Hmmm, I have three books I’m reading right now, one pleasantly cheesy post apocalyptic bodice ripper “Deal with the Devil” by Kit Rocha which I’m reading at work over lunch, a fantasy noir detective book “Wake of the Bloody Angel” by Alex Bledsoe, for evening reading, and a book by John Loftus of Debunking Christianity, “How to Defend the Christian Faith” for picking up more anti-apologist arguments and techniques. I’m very much liking our subscription to Scribd.
But for my next book, at least to buy? I think it might be Gastro Obscura, from the Atlas Obscura folks. Even though I’m not thrilled with the term, I am indeed a foodie. I have all kinds of cookbooks, a set of textbooks on how to butcher animals, etc.
“What is your favorite quote and why?“
““People sleep peaceably in their beds at night only because rough men stand ready to do violence on their behalf.”
Attributed to quite a few people. H.G. Wells seems to have gotten closest. Basically, punch the Nazis.
Oh and one more that I forgot
“If you could, what year would you time travel to and why?“
1561, Nuremberg Germany
What the fuck was going on? Looks like a damn Star Destroyer.
I’ve skipped a couple days of “inspirations”, just not feeling it. So I start again with the question “What is a cause you’re passionate about and why?”
My current readers wont’ be surprised that it is the separation of church and state and standing against the harm that religions do. And it isn’t just Christianity, but that’s what I’m most familiar with.
I’m a former Christian, Presbyterian version, and now an atheist. In my journey, I’ve studied a lot of religions, and their sects. I’ve read the bible, the qu’ran, etc.
I’ve seen friends tormented because of the lies of Christianity, with its bullshit that some god only wants you to love the “right” people, that some god only approves of certain behavior, that some god will condemn you to eternal torture if you don’t do things “right”.

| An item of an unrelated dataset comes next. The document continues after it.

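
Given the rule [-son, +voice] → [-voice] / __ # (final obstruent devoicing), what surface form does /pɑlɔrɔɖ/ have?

The only segment in the rule's environment that also matches [-son, +voice] is /ɖ/. Applying [-voice] turns the voiced retroflex stop into /ʈ/ (voiceless retroflex stop), giving [pɑlɔrɔʈ].

[pɑlɔrɔʈ]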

I’ve seen people sure that they are broken or wrong because of the victim blaming that is part and parcel of most religions, excuses invented because this god does nothing at all. It isn’t anyone’s fault that it does nothing. It is imaginary.
Religion is a bane of humans. It is the delusion that some magical being agrees with certain humans, and that they are somehow better than everyone else, the “chosen”. Alas, they can’t even agree among themselves what their various gods want.
Religions have gotten away with far too much under the guise of being “good” and it’s time to stand up to them, showing just how false they are. They deserve no respect, only acknowledgement and to be exposed for what they are: human fantasies, often sadistic ones.
I think I’m a day or so off on the challenge. Oh well.
Start with a good night’s sleep. Sometimes that is a problem. If I don’t have a snack before I go to bed, my blood sugar drops in the middle of the night and I wake up from nightmares. Then it takes forever to fall asleep again.
If I wake up after a nice night’s sleep, then I would wander downstairs to feed the dark legion their bit of wet cat food, and get myself a cup of coffee. Preferably a dark roast with fresh cream, no sugar. I would then go back upstairs to our den and spend a couple of hours looking at the news from around the world and tearing apart nitwits about their lies regarding religion and politics. (I guess that the ideal day would mean that these idiots didn’t find it necessary to bother others with their imaginary friend, so I’d do more reading, art and chatting, but I found this too much to ask for). Interspersed with that would be chatting with my spouse about all sorts of things, from science, to gaming, to the nitwits I’m nattering at.
Lunch would be something tasty, often a sandwich or soup or both. I’m a texture fiend so I do love a good sandwich. I’d spend the afternoon reading or puttering at my art. I might also decide to cook something complicated or put in something to roast a good long while.
In the evening, there would be a tasty dinner, either take out or something we’ve made. There would be a bottle of wine or two. Then I’d go to sleep…. After a snack.
“What emoji(s) do you like to use?“
Smiles, laughter, and eyerolls. I find them useful to explain the emotions behind a comment that might not be taken in the intended way.